Given that regulatory backdrop, did the plaintiffs’ beef with CBD strength labelling come within the embrace of primary jurisdiction? Four factors are baked into the primary jurisdiction doctrine: (1) the need to resolve an issue that (2) has been placed by Congress within the jurisdiction of an administrative body having regulatory authority (3) pursuant to a statute that subjects an industry activity to a comprehensive regulatory scheme that (4) requires expertise or uniformity in administration. These four factors are not exclusive and courts “seem heavily influenced by a fifth factor in cases implicating FDA jurisdiction: whether the FDA has shown any interest in the issues presented by the litigants.”

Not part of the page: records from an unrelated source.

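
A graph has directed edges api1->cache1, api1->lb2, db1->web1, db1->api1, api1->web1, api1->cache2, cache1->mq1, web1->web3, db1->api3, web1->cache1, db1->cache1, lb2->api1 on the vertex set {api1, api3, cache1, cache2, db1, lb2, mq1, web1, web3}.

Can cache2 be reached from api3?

No

api3 has no outgoing edges, so nothing is reachable from it.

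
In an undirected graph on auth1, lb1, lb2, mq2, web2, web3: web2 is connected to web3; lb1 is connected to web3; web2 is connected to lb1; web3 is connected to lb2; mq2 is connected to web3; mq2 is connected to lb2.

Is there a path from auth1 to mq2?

No

auth1 has no edges, so nothing is reachable from it.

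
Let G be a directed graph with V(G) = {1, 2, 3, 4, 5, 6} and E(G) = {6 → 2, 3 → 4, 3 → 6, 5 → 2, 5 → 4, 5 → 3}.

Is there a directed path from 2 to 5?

No

2 has no outgoing edges, so nothing is reachable from it.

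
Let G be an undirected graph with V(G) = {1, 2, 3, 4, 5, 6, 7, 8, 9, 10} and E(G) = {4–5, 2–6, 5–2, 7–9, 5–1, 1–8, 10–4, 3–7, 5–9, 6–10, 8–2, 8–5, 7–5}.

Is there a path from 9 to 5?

Yes

Explore from 9.
Distance 1: reach 5, 7.
Found 5.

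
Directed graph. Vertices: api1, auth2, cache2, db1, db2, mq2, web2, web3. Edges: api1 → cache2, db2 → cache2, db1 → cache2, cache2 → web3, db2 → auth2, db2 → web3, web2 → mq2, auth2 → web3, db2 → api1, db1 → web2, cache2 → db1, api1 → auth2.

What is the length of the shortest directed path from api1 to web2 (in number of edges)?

Distance 0: api1.
Distance 1: auth2, cache2.
Distance 2: db1, web3.
Distance 3: web2 — contains web2.

3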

All of those five factors militated in favor of primary jurisdiction in the Snyder case. First, the FDA is exercising regulatory authority over ingestible and other CBD products, even if there is “uncertainty with respect to whether the FDA will conclude that some or all CBD products are food additives, supplements or nutrients that can be safety marketed to the public and, if nutrients, whether the labelling standards and requirements for CBD products will be different or the same as for other nutrients.” Second, the FDA’s exercise of regulatory authority over CBD products is proper and within the FDA’s jurisdiction. Third, the Agriculture Improvement Act of 2018 explicitly recognized the FDA’s authority to regulate products containing cannabis-derived compounds. Fourth, the exercise of regulatory authority by the FDA over the labelling of ingestible CBD products requires “both expertise and uniformity in administration.” Among other issues with which the FDA is concerned are “whether CBD products pose safety risks, how the mode of delivery affects safety, whether there are dosage considerations related to safety, whether there is a need for manufacturing standards, and whether there are standardized definitions for the ingredients in, for example, hemp oil.” Fifth, the FDA “obviously has expressed an active interest in regulating the manufacture and marketing of CBD products.”
These five factors added up to primary jurisdiction in this case. The public interest in the litigation justifies a stay and “would not prejudice Plaintiffs to any significant degree.” At the same time, “[c]ourts would benefit greatly from the FDA’s regulatory framework.” Consequently, the Snyder court stayed the tort case “until the FDA completes its rulemaking regarding the marketing, including labelling, of hemp-derived ingestible products.” The court’s reasoning is blunt and right on.